Ilegal,
Dana Bansos untuk Pemilu 2014
Agust Riewanto ; Pengajar Program Pascasarjana Ilmu Hukum
Universitas Sebelas Maret (UNS) Surakarta
|
MEDIA
INDONESIA, 26 Maret 2014
PELAKSANAAN Pemilu Legislatif
2014 tinggal menghitung hari, di tengah suasana kampanye 16 Maret-6 April
2014 ini publik dikejutkan perilaku birokrasi pemerintah dalam pengelolaan
dana Anggaran Pendapatan dan Belanja Negara (APBN) 2014 yang irasional. Sejumlah
kementerian tengah menyimpan dana bantuan sosial (bansos) yang bernilai
spektakuler. Dana bansos pada APBN 2013 sebesar Rp69,61 triliun, sedangkan
pada APBN 2014 meningkat 17,6%, atau berkisar antara Rp91,19 triliun sampai
dengan Rp139,17 triliun (Media Indonesia, 22 Maret 2013).

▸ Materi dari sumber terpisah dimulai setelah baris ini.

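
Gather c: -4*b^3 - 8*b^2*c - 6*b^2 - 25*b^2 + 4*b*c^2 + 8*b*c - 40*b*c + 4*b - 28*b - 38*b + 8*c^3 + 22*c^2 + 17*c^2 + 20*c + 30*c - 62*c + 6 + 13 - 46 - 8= -4*b^3 - 31*b^2 - 62*b + 8*c^3 + c^2*(4*b + 39) + c*(-8*b^2 - 32*b - 12) - 35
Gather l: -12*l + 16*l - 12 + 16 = 4*l + 4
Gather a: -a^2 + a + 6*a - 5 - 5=-a^2 + 7*a - 10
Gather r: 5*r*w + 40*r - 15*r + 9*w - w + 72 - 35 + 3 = r*(5*w + 25) + 8*w + 40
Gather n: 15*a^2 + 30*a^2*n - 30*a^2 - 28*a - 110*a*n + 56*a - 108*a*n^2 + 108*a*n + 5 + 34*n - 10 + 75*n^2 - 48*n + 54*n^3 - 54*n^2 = -15*a^2 + 28*a + 54*n^3 + n^2*(21 - 108*a) + n*(30*a^2 - 2*a - 14) - 5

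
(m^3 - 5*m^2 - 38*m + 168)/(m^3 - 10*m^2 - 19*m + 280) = (m^2 + 2*m - 24)/(m^2 - 3*m - 40)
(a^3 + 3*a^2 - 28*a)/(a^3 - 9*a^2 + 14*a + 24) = a*(a + 7)/(a^2 - 5*a - 6)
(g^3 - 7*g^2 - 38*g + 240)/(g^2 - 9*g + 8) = (g^2 + g - 30)/(g - 1)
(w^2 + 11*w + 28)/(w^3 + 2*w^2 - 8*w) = (w + 7)/(w*(w - 2))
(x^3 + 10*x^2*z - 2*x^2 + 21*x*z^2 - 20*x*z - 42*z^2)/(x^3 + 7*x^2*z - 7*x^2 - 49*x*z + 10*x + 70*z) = (x + 3*z)/(x - 5)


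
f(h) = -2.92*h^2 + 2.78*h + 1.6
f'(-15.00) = 90.38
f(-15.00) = -697.10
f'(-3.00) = 20.30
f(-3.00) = -33.02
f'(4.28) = -22.22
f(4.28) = -39.99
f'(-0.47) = 5.52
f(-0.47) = -0.35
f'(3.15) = -15.62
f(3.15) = -18.62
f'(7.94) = -43.59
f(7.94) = -160.41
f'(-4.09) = 26.67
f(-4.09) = -58.62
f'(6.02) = -32.38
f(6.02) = -87.49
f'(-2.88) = 19.60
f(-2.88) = -30.63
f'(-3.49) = 23.16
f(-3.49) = -43.67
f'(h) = 2.78 - 5.84*h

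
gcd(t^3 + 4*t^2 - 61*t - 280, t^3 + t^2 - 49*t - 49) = t + 7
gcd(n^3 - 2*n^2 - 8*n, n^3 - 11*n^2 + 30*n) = n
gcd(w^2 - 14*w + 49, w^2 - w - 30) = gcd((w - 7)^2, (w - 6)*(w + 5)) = 1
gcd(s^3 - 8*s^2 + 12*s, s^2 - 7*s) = s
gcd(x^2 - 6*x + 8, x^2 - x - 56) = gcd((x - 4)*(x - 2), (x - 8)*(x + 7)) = 1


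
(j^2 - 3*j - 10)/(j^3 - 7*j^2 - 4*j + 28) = (j - 5)/(j^2 - 9*j + 14)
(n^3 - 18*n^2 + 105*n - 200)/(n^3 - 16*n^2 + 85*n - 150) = (n - 8)/(n - 6)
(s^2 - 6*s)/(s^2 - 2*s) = (s - 6)/(s - 2)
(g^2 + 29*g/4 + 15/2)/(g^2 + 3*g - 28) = (4*g^2 + 29*g + 30)/(4*(g^2 + 3*g - 28))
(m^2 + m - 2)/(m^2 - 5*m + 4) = (m + 2)/(m - 4)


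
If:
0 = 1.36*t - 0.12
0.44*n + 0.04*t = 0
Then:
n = -0.01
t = 0.09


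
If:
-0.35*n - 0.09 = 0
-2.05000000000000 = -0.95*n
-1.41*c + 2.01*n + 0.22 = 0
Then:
No Solution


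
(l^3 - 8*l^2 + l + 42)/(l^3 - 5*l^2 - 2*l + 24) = (l - 7)/(l - 4)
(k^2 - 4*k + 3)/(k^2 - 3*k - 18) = (-k^2 + 4*k - 3)/(-k^2 + 3*k + 18)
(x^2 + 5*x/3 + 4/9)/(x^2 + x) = (9*x^2 + 15*x + 4)/(9*x*(x + 1))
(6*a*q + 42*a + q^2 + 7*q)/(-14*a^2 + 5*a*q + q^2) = (6*a*q + 42*a + q^2 + 7*q)/(-14*a^2 + 5*a*q + q^2)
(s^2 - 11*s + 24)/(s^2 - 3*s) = (s - 8)/s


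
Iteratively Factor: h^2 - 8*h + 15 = (h - 5)*(h - 3)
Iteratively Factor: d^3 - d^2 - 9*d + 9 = (d + 3)*(d^2 - 4*d + 3) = (d - 1)*(d + 3)*(d - 3)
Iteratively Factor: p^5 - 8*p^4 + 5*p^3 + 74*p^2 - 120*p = (p)*(p^4 - 8*p^3 + 5*p^2 + 74*p - 120) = p*(p - 2)*(p^3 - 6*p^2 - 7*p + 60) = p*(p - 5)*(p - 2)*(p^2 - p - 12) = p*(p - 5)*(p - 2)*(p + 3)*(p - 4)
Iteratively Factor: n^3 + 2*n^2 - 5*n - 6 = (n - 2)*(n^2 + 4*n + 3) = (n - 2)*(n + 3)*(n + 1)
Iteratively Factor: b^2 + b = (b + 1)*(b)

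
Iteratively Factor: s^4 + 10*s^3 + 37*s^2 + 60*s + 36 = (s + 3)*(s^3 + 7*s^2 + 16*s + 12) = (s + 2)*(s + 3)*(s^2 + 5*s + 6) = (s + 2)^2*(s + 3)*(s + 3)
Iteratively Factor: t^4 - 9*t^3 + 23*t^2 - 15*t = (t - 3)*(t^3 - 6*t^2 + 5*t) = (t - 5)*(t - 3)*(t^2 - t) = (t - 5)*(t - 3)*(t - 1)*(t)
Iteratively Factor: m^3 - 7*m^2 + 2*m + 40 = (m - 5)*(m^2 - 2*m - 8) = (m - 5)*(m - 4)*(m + 2)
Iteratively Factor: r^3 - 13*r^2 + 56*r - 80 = (r - 4)*(r^2 - 9*r + 20) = (r - 5)*(r - 4)*(r - 4)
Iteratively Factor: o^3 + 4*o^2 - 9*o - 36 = (o - 3)*(o^2 + 7*o + 12) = (o - 3)*(o + 3)*(o + 4)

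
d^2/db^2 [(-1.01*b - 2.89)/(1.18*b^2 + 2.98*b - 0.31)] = (-(1.01*b + 2.89)*(2.36*b + 2.98)*(4.72*b + 5.96) + (7.1508*b + 12.84)*(1.18*b^2 + 2.98*b - 0.31))/(1.18*b^2 + 2.98*b - 0.31)^3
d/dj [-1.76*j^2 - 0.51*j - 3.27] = -3.52*j - 0.51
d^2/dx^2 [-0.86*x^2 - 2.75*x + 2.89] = -1.72000000000000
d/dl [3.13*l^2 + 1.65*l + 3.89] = 6.26*l + 1.65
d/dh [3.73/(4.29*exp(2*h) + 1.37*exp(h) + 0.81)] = (-32.0034*exp(h) - 5.1101)*exp(h)/(4.29*exp(2*h) + 1.37*exp(h) + 0.81)^2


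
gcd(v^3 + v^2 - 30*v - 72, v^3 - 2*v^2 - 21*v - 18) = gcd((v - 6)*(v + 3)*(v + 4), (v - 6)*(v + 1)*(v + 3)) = v^2 - 3*v - 18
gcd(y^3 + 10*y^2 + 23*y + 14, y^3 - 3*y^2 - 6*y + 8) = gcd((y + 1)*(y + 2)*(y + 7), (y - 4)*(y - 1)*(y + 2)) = y + 2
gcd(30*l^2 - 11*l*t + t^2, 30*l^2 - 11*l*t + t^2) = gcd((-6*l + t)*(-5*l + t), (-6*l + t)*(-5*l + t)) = 30*l^2 - 11*l*t + t^2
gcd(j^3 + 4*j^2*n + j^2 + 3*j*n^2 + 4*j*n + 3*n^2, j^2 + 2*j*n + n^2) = j + n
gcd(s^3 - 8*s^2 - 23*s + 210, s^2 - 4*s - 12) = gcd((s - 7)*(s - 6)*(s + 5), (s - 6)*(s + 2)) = s - 6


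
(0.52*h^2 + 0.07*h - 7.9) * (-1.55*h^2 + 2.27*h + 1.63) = -0.806*h^4 + 1.0719*h^3 + 13.2515*h^2 - 17.8189*h - 12.877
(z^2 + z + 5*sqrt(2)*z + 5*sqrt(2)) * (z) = z^3 + z^2 + 5*sqrt(2)*z^2 + 5*sqrt(2)*z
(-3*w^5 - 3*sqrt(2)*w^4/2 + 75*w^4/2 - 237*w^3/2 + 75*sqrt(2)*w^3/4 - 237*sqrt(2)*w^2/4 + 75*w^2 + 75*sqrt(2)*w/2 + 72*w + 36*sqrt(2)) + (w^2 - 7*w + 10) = -3*w^5 - 3*sqrt(2)*w^4/2 + 75*w^4/2 - 237*w^3/2 + 75*sqrt(2)*w^3/4 - 237*sqrt(2)*w^2/4 + 76*w^2 + 75*sqrt(2)*w/2 + 65*w + 10 + 36*sqrt(2)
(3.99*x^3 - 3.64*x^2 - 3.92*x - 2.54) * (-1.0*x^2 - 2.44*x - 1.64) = -3.99*x^5 - 6.0956*x^4 + 6.258*x^3 + 18.0744*x^2 + 12.6264*x + 4.1656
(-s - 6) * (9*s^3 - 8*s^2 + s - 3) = -9*s^4 - 46*s^3 + 47*s^2 - 3*s + 18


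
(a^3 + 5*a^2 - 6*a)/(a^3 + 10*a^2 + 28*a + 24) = a*(a - 1)/(a^2 + 4*a + 4)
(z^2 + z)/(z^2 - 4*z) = (z + 1)/(z - 4)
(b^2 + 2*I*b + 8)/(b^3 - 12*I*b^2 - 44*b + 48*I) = (b + 4*I)/(b^2 - 10*I*b - 24)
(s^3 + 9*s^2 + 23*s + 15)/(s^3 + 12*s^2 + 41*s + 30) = (s + 3)/(s + 6)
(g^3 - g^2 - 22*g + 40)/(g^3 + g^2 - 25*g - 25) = (g^2 - 6*g + 8)/(g^2 - 4*g - 5)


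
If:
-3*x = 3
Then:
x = -1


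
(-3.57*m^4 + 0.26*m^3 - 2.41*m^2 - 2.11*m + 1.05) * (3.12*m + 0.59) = -11.1384*m^5 - 1.2951*m^4 - 7.3658*m^3 - 8.0051*m^2 + 2.0311*m + 0.6195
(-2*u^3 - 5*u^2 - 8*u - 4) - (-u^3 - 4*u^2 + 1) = -u^3 - u^2 - 8*u - 5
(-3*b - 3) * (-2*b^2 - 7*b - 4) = 6*b^3 + 27*b^2 + 33*b + 12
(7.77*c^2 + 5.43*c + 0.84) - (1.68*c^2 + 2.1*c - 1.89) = 6.09*c^2 + 3.33*c + 2.73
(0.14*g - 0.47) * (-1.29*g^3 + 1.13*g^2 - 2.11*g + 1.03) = -0.1806*g^4 + 0.7645*g^3 - 0.8265*g^2 + 1.1359*g - 0.4841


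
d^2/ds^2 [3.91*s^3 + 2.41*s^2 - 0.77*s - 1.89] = 23.46*s + 4.82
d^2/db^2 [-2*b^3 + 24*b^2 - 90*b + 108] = 48 - 12*b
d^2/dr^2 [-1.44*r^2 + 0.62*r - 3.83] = -2.88000000000000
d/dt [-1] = 0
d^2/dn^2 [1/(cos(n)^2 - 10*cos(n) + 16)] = (-8*sin(n)^4 + 76*sin(n)^2 - 395*cos(n) + 15*cos(3*n) + 268)/(2*(cos(n) - 8)^3*(cos(n) - 2)^3)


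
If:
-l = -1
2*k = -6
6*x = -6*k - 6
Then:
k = -3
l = 1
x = 2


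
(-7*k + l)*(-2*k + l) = 14*k^2 - 9*k*l + l^2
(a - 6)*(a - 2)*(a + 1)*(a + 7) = a^4 - 45*a^2 + 40*a + 84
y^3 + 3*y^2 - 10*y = y*(y - 2)*(y + 5)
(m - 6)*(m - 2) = m^2 - 8*m + 12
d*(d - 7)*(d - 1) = d^3 - 8*d^2 + 7*d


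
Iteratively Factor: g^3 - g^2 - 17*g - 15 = (g + 3)*(g^2 - 4*g - 5) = (g - 5)*(g + 3)*(g + 1)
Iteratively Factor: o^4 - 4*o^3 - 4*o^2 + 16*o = (o - 2)*(o^3 - 2*o^2 - 8*o) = o*(o - 2)*(o^2 - 2*o - 8) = o*(o - 4)*(o - 2)*(o + 2)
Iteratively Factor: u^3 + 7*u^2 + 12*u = (u)*(u^2 + 7*u + 12) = u*(u + 4)*(u + 3)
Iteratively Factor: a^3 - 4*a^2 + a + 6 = (a - 3)*(a^2 - a - 2) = (a - 3)*(a + 1)*(a - 2)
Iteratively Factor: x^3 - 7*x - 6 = (x - 3)*(x^2 + 3*x + 2) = (x - 3)*(x + 1)*(x + 2)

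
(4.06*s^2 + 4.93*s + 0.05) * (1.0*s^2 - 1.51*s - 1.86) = 4.06*s^4 - 1.2006*s^3 - 14.9459*s^2 - 9.2453*s - 0.093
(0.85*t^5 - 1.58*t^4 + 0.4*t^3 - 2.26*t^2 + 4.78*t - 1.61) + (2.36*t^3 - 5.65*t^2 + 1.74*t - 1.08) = 0.85*t^5 - 1.58*t^4 + 2.76*t^3 - 7.91*t^2 + 6.52*t - 2.69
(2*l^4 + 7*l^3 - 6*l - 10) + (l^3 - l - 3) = 2*l^4 + 8*l^3 - 7*l - 13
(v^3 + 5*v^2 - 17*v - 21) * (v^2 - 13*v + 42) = v^5 - 8*v^4 - 40*v^3 + 410*v^2 - 441*v - 882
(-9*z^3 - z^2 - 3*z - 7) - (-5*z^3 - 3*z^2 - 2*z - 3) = -4*z^3 + 2*z^2 - z - 4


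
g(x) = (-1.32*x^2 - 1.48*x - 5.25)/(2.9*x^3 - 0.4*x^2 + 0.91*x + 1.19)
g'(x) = (-2.64*x - 1.48)/(2.9*x^3 - 0.4*x^2 + 0.91*x + 1.19) + (-8.7*x^2 + 0.8*x - 0.91)*(-1.32*x^2 - 1.48*x - 5.25)/(2.9*x^3 - 0.4*x^2 + 0.91*x + 1.19)^2 = (3.828*x^4 + 8.584*x^3 + 43.8818*x^2 - 7.3416*x + 3.0163)/(8.41*x^6 - 2.32*x^5 + 5.438*x^4 + 6.174*x^3 - 0.1239*x^2 + 2.1658*x + 1.4161)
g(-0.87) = 2.73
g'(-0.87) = 11.90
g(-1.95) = 0.31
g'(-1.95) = 0.32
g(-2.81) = 0.17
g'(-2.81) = 0.09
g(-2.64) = 0.18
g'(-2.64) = 0.11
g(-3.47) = 0.13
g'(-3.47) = 0.05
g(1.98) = -0.56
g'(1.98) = 0.50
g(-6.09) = 0.07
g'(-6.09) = 0.01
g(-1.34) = 0.73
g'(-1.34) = 1.40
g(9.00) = -0.06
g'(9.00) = 0.01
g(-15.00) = 0.03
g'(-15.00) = 0.00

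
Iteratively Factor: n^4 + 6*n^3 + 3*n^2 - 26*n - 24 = (n + 3)*(n^3 + 3*n^2 - 6*n - 8) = (n - 2)*(n + 3)*(n^2 + 5*n + 4) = (n - 2)*(n + 1)*(n + 3)*(n + 4)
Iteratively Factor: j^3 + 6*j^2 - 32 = (j - 2)*(j^2 + 8*j + 16) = (j - 2)*(j + 4)*(j + 4)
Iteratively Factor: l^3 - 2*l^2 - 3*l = (l - 3)*(l^2 + l) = (l - 3)*(l + 1)*(l)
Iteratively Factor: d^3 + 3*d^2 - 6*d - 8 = (d - 2)*(d^2 + 5*d + 4) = (d - 2)*(d + 1)*(d + 4)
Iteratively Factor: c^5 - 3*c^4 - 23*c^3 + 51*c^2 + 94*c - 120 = (c - 5)*(c^4 + 2*c^3 - 13*c^2 - 14*c + 24) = (c - 5)*(c - 1)*(c^3 + 3*c^2 - 10*c - 24) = (c - 5)*(c - 1)*(c + 4)*(c^2 - c - 6) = (c - 5)*(c - 3)*(c - 1)*(c + 4)*(c + 2)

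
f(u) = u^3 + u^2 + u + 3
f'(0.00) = 1.00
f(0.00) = 3.00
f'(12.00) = 457.00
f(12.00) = 1887.00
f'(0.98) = 5.84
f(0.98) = 5.88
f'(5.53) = 103.80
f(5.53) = 208.22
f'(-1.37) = 3.89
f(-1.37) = 0.94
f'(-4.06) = 42.33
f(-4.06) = -51.50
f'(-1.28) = 3.36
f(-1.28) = 1.26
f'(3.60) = 47.08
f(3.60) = 66.22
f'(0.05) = 1.11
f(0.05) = 3.05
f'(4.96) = 84.72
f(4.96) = 154.59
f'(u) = 3*u^2 + 2*u + 1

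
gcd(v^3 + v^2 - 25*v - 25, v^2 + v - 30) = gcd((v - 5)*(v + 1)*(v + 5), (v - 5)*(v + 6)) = v - 5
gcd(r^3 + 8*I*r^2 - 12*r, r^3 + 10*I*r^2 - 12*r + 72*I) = r + 6*I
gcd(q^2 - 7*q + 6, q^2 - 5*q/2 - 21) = q - 6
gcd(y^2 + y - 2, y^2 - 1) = y - 1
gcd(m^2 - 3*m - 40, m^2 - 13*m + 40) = m - 8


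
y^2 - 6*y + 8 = (y - 4)*(y - 2)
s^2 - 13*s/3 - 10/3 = (s - 5)*(s + 2/3)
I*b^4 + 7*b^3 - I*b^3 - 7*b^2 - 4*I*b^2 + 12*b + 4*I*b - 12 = (b - 6*I)*(b - 2*I)*(b + I)*(I*b - I)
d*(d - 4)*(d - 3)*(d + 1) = d^4 - 6*d^3 + 5*d^2 + 12*d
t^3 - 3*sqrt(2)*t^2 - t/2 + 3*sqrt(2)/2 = (t - 3*sqrt(2))*(t - sqrt(2)/2)*(t + sqrt(2)/2)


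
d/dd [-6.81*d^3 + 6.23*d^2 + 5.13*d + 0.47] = -20.43*d^2 + 12.46*d + 5.13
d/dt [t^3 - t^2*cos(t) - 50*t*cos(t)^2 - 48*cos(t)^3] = t^2*sin(t) + 3*t^2 + 50*t*sin(2*t) - 2*t*cos(t) + 144*sin(t)*cos(t)^2 - 50*cos(t)^2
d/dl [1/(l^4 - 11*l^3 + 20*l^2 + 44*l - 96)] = (-4*l^3 + 33*l^2 - 40*l - 44)/(l^4 - 11*l^3 + 20*l^2 + 44*l - 96)^2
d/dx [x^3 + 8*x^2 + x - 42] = 3*x^2 + 16*x + 1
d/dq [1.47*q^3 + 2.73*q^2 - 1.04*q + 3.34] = 4.41*q^2 + 5.46*q - 1.04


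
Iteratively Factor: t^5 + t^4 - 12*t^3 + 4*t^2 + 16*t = (t - 2)*(t^4 + 3*t^3 - 6*t^2 - 8*t) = (t - 2)*(t + 4)*(t^3 - t^2 - 2*t) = t*(t - 2)*(t + 4)*(t^2 - t - 2) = t*(t - 2)^2*(t + 4)*(t + 1)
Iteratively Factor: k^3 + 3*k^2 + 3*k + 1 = (k + 1)*(k^2 + 2*k + 1) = (k + 1)^2*(k + 1)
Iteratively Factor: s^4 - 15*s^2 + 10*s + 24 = (s - 2)*(s^3 + 2*s^2 - 11*s - 12) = (s - 2)*(s + 4)*(s^2 - 2*s - 3) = (s - 3)*(s - 2)*(s + 4)*(s + 1)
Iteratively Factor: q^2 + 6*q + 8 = (q + 4)*(q + 2)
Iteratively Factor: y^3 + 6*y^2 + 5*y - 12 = (y + 3)*(y^2 + 3*y - 4) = (y - 1)*(y + 3)*(y + 4)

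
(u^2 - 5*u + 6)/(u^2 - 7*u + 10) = (u - 3)/(u - 5)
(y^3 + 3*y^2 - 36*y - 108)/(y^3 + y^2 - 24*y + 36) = (y^2 - 3*y - 18)/(y^2 - 5*y + 6)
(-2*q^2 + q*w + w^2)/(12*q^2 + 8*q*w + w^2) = (-q + w)/(6*q + w)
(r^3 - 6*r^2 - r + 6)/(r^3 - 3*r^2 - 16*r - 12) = (r - 1)/(r + 2)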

Postur penggunaan dana APBN 2014
oleh pemerintah tahun ini potensial diselewengkan untuk kepentingan pendanaan
Pemilu 2014. Pemerintah telah menambah pagu anggaran bansos 2014, dari Rp55,8
triliun menjadi Rp91,8 triliun.
Perubahan pagu anggaran juga terjadi pada
belanja barang, belanja modal, dan belanja lainnya. Belanja barang meningkat
dari Rp201,8 triliun menjadi Rp214, 4 triliun, tetapi belanja modal justru
turun dari Rp232,8 triliun menjadi Rp184,2 triliun. Ini cermin postur
anggaran yang tak sehat dalam pengelolaan APBN, seharusnya belanja barang
yang turun, sedangkan belanja modal naik. Patut diduga bahwa penggelembungan
dana bansos di APBN 2014 merupakan kolusi pemerintah dan DPR, sebab 10
kementerian dari 14 kementerian dan lembaga negara dipimpin menteri yang
berasal dari partai politik. Aneka siasat politik didesain sedemikian rupa
antara pemerintah dan DPR untuk mengefektifkan penggunaan pagu anggaran APBN
untuk kepentingan politik menjelang Pemilu 2014.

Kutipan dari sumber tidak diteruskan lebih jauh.